Premnay threshing plant (Aberdeen press and journal, 8 November 1922)
Mr Peter Smith, farmer, West Edingarioch, Premnay, has just installed a new threshing mill, two feet wide, and driven by a 6hp Fernbank’s engine. At the trial threshing the other day it gave entire satisfaction. The mill was made by Mr George Booth, Chapel of Garioch, who also supplied the engine. The machinery and operations were inspected bya number of farmers who assembled to see it start work.
Torphins threshing plant (Aberdeen press and journal, 23 November 1922)
Mr Colin Campbell, Newton of Tornaveen, has installed a new threshing mill and oil engine into his barn, and the first thresh took place on Saturday, when many friends and neighbours were present. The mill and equipment was supplied and fitted up by Messrs Robert Garvie and Sons, Aberdeen, and all present were impressed with the working and finish of the mill and engine.
The company was hospitably entertained by M and Mrs Cargill.
New threshing mill – Demonstration at Tipperty, Alvah (Aberdeen press and journal, 24 November 1922)
A large company of neighbours and friends assembled at Tipperty, Alvah, on Wednesday, on the invitation of Mr Duff, farmer, to witness the inauguration of a new and improved threshing mill. The mill is fitted with a 3ft 6in high-speed drum. A Fordson tractor supplies the motive power. The straw, as it leaves the mill, is carried by a mechanical “forker” to a shed some distance away.

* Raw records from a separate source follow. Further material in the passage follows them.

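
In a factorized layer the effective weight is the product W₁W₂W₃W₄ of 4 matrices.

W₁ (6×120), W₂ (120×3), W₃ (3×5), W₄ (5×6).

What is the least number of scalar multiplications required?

2358

Adjacent pairs: W₁W₂ = 6·120·3 = 2160; W₂W₃ = 120·3·5 = 1800; W₃W₄ = 3·5·6 = 90.
Length 3: W₁..W₃: k=1: 0+1800+6·120·5=5400; k=2: 2160+0+6·3·5=2250 → min 2250 | W₂..W₄: k=2: 0+90+120·3·6=2250; k=3: 1800+0+120·5·6=5400 → min 2250.
Length 4: W₁..W₄: k=1: 0+2250+6·120·6=6570; k=2: 2160+90+6·3·6=2358; k=3: 2250+0+6·5·6=2430 → min 2358.
Optimal order: ((W₁W₂)(W₃W₄)) with cost 2358.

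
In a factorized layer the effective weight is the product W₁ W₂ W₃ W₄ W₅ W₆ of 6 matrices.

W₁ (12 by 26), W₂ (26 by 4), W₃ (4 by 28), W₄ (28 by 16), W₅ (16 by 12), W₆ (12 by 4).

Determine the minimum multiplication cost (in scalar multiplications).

Adjacent pairs: W₁W₂ = 12·26·4 = 1248; W₂W₃ = 26·4·28 = 2912; W₃W₄ = 4·28·16 = 1792; W₄W₅ = 28·16·12 = 5376; W₅W₆ = 16·12·4 = 768.
Length 3: W₁..W₃: k=1: 0+2912+12·26·28=11648; k=2: 1248+0+12·4·28=2592 → min 2592 | W₂..W₄: k=2: 0+1792+26·4·16=3456; k=3: 2912+0+26·28·16=14560 → min 3456 | W₃..W₅: k=3: 0+5376+4·28·12=6720; k=4: 1792+0+4·16·12=2560 → min 2560 | W₄..W₆: k=4: 0+768+28·16·4=2560; k=5: 5376+0+28·12·4=6720 → min 2560.
Length 4: W₁..W₄: k=1: 0+3456+12·26·16=8448; k=2: 1248+1792+12·4·16=3808; k=3: 2592+0+12·28·16=7968 → min 3808 | W₂..W₅: k=2: 0+2560+26·4·12=3808; k=3: 2912+5376+26·28·12=17024; k=4: 3456+0+26·16·12=8448 → min 3808 | W₃..W₆: k=3: 0+2560+4·28·4=3008; k=4: 1792+768+4·16·4=2816; k=5: 2560+0+4·12·4=2752 → min 2752.
Length 5: W₁..W₅: k=1: 0+3808+12·26·12=7552; k=2: 1248+2560+12·4·12=4384; k=3: 2592+5376+12·28·12=12000; k=4: 3808+0+12·16·12=6112 → min 4384 | W₂..W₆: k=2: 0+2752+26·4·4=3168; k=3: 2912+2560+26·28·4=8384; k=4: 3456+768+26·16·4=5888; k=5: 3808+0+26·12·4=5056 → min 3168.
Length 6: W₁..W₆: k=1: 0+3168+12·26·4=4416; k=2: 1248+2752+12·4·4=4192; k=3: 2592+2560+12·28·4=6496; k=4: 3808+768+12·16·4=5344; k=5: 4384+0+12·12·4=4960 → min 4192.
Optimal order: ((W₁ W₂) (((W₃ W₄) W₅) W₆)) with cost 4192.

4192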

Mr Duff, who specialises in black oats, finds it difficult at times to execute his orders. He has, therefore, had his mill set on wheels, so that it can be run out to the cornyard and the grain put through it direct from the stack, thereby saving time and labour.
At the trial on Wednesday the mill was severely tested, but it came through the ordeal well, putting through 10 quarters per hour easily.

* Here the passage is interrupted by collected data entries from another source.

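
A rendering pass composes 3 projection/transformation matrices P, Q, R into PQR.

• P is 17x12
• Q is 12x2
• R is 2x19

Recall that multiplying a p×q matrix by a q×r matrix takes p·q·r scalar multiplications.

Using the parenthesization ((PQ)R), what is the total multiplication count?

1054

(PQ): 17×12 by 12×2 → 17×2, cost 17·12·2 = 408
((PQ)R): 17×2 by 2×19 → 17×19, cost 17·2·19 = 646; cumulative 1054
Total: 1054 scalar multiplications.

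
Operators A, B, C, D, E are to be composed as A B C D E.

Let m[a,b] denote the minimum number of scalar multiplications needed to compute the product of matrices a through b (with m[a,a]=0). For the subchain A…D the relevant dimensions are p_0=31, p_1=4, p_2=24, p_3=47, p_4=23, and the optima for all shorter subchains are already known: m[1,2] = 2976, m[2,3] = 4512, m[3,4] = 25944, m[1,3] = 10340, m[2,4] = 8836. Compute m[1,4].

11688

m[1,4] = min over k∈[1,3] of m[1,k]+m[k+1,4]+p_{0}·p_k·p_{4}.
k=1: 0 + 8836 + 31·4·23 = 11688; k=2: 2976 + 25944 + 31·24·23 = 46032; k=3: 10340 + 0 + 31·47·23 = 43851.
Minimum: 11688 at k=1.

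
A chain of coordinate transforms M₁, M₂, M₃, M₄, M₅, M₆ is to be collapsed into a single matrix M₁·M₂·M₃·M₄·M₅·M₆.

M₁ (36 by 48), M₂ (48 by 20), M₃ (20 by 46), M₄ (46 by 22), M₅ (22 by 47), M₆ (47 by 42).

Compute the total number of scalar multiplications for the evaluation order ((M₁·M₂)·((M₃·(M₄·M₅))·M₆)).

(M₁·M₂): 36×48 by 48×20 → 36×20, cost 36·48·20 = 34560
(M₄·M₅): 46×22 by 22×47 → 46×47, cost 46·22·47 = 47564
(M₃·(M₄·M₅)): 20×46 by 46×47 → 20×47, cost 20·46·47 = 43240; cumulative 90804
((M₃·(M₄·M₅))·M₆): 20×47 by 47×42 → 20×42, cost 20·47·42 = 39480; cumulative 130284
((M₁·M₂)·((M₃·(M₄·M₅))·M₆)): 36×20 by 20×42 → 36×42, cost 36·20·42 = 30240; cumulative 195084
Total: 195084 scalar multiplications.

195084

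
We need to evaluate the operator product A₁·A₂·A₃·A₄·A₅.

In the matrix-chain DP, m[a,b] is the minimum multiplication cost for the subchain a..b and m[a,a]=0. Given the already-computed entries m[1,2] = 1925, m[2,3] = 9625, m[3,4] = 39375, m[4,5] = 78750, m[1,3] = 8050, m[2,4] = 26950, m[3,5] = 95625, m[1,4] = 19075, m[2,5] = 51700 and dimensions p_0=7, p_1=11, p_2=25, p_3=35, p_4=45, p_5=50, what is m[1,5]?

34825

m[1,5] = min over k∈[1,4] of m[1,k]+m[k+1,5]+p_{0}·p_k·p_{5}.
k=1: 0 + 51700 + 7·11·50 = 55550; k=2: 1925 + 95625 + 7·25·50 = 106300; k=3: 8050 + 78750 + 7·35·50 = 99050; k=4: 19075 + 0 + 7·45·50 = 34825.
Minimum: 34825 at k=4.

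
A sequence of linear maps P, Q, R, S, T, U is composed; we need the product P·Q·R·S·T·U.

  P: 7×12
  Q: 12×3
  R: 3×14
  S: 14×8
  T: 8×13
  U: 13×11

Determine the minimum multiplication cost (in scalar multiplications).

Adjacent pairs: PQ = 7·12·3 = 252; QR = 12·3·14 = 504; RS = 3·14·8 = 336; ST = 14·8·13 = 1456; TU = 8·13·11 = 1144.
Length 3: P..R: k=1: 0+504+7·12·14=1680; k=2: 252+0+7·3·14=546 → min 546 | Q..S: k=2: 0+336+12·3·8=624; k=3: 504+0+12·14·8=1848 → min 624 | R..T: k=3: 0+1456+3·14·13=2002; k=4: 336+0+3·8·13=648 → min 648 | S..U: k=4: 0+1144+14·8·11=2376; k=5: 1456+0+14·13·11=3458 → min 2376.
Length 4: P..S: k=1: 0+624+7·12·8=1296; k=2: 252+336+7·3·8=756; k=3: 546+0+7·14·8=1330 → min 756 | Q..T: k=2: 0+648+12·3·13=1116; k=3: 504+1456+12·14·13=4144; k=4: 624+0+12·8·13=1872 → min 1116 | R..U: k=3: 0+2376+3·14·11=2838; k=4: 336+1144+3·8·11=1744; k=5: 648+0+3·13·11=1077 → min 1077.
Length 5: P..T: k=1: 0+1116+7·12·13=2208; k=2: 252+648+7·3·13=1173; k=3: 546+1456+7·14·13=3276; k=4: 756+0+7·8·13=1484 → min 1173 | Q..U: k=2: 0+1077+12·3·11=1473; k=3: 504+2376+12·14·11=4728; k=4: 624+1144+12·8·11=2824; k=5: 1116+0+12·13·11=2832 → min 1473.
Length 6: P..U: k=1: 0+1473+7·12·11=2397; k=2: 252+1077+7·3·11=1560; k=3: 546+2376+7·14·11=4000; k=4: 756+1144+7·8·11=2516; k=5: 1173+0+7·13·11=2174 → min 1560.
Optimal order: ((P·Q)·(((R·S)·T)·U)) with cost 1560.

1560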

Another labour saving device was witnessed at work in an adjoining shed, this being a turnip-cutter driven by a 2 ¼ horse-power oil engine. Its usefulness was favourably commented upon. Mr Duff was amongst the first of the farmers of the district to have his dwelling-house and steading lit with electric light.

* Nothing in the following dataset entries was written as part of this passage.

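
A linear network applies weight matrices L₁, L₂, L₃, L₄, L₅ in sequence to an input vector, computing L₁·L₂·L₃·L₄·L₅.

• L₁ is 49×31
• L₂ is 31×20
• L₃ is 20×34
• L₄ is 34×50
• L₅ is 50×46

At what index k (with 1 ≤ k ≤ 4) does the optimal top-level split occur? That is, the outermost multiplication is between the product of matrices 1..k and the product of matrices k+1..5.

2

Adjacent pairs: L₁L₂ = 49·31·20 = 30380; L₂L₃ = 31·20·34 = 21080; L₃L₄ = 20·34·50 = 34000; L₄L₅ = 34·50·46 = 78200.
Length 3: L₁..L₃: k=1: 0+21080+49·31·34=72726; k=2: 30380+0+49·20·34=63700 → min 63700 | L₂..L₄: k=2: 0+34000+31·20·50=65000; k=3: 21080+0+31·34·50=73780 → min 65000 | L₃..L₅: k=3: 0+78200+20·34·46=109480; k=4: 34000+0+20·50·46=80000 → min 80000.
Length 4: L₁..L₄: k=1: 0+65000+49·31·50=140950; k=2: 30380+34000+49·20·50=113380; k=3: 63700+0+49·34·50=147000 → min 113380 | L₂..L₅: k=2: 0+80000+31·20·46=108520; k=3: 21080+78200+31·34·46=147764; k=4: 65000+0+31·50·46=136300 → min 108520.
Top-level splits: k=1: (L₁..L₁)·(L₂..L₅) → 0+108520+49·31·46 = 178394; k=2: (L₁..L₂)·(L₃..L₅) → 30380+80000+49·20·46 = 155460; k=3: (L₁..L₃)·(L₄..L₅) → 63700+78200+49·34·46 = 218536; k=4: (L₁..L₄)·(L₅..L₅) → 113380+0+49·50·46 = 226080.
Best split is after L₂, i.e. k = 2.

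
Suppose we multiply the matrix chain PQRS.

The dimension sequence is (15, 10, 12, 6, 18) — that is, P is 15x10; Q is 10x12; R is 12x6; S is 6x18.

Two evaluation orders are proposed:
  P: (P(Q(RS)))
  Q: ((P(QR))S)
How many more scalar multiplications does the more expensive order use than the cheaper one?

2916

Order P = (P(Q(RS))): (RS): 12×6 by 6×18 → 12×18, cost 12·6·18 = 1296; (Q(RS)): 10×12 by 12×18 → 10×18, cost 10·12·18 = 2160; cumulative 3456; (P(Q(RS))): 15×10 by 10×18 → 15×18, cost 15·10·18 = 2700; cumulative 6156. Total 6156.
Order Q = ((P(QR))S): (QR): 10×12 by 12×6 → 10×6, cost 10·12·6 = 720; (P(QR)): 15×10 by 10×6 → 15×6, cost 15·10·6 = 900; cumulative 1620; ((P(QR))S): 15×6 by 6×18 → 15×18, cost 15·6·18 = 1620; cumulative 3240. Total 3240.
Difference: |6156 − 3240| = 2916.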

After the demonstration the company were hospitably entertained by Mr and Mrs Duff, and a happy evening was spent.
Auchterless threshing plant (Aberdeen press and journal, 20 December 1922)
Mr Wilson, Midtown, Pitglassie, Auchterless, has had installed a new threshing mill, 33 inches wide, with high-speed frum, barley awner, two fans, screen, and chaff blast. Power is supplied by water by a bucket wheel, with overhead feed, but an extended shaft will allow of a tractor taking the place of the water when scarce.
At the onset on Monday a company of friends and neighbours was present, and expressed satisfaction with the plant and the work done, from ten to twelve quarters of dressed corn being delivered in an hour.
Mr and Mrs Wilson hospitably entertained the company, and with a pleasant social evening was spent.
Insch threshing plant (Aberdeen press and journal, 26 December 1922)
Messrs Duthie and Reid, Aulton, Insch, on Saturday had installed a new threshing mill, 30 inches, with high-speed gear, and fitted with “hummler” and dressing fan, sizer, and straw-fork. It is driven by an 11 hp Shanks engine, and has a threshing capacity of eight quarters per hour. The onset took place in presence of a large gathering of neighbours and other frienmnds, when splendid work was done.
The party were hospitably entertained by Mrs Duthie, and, under the presidency of Mr J. A. Cooper, of Dunnydeer, a pleasant evening was spent.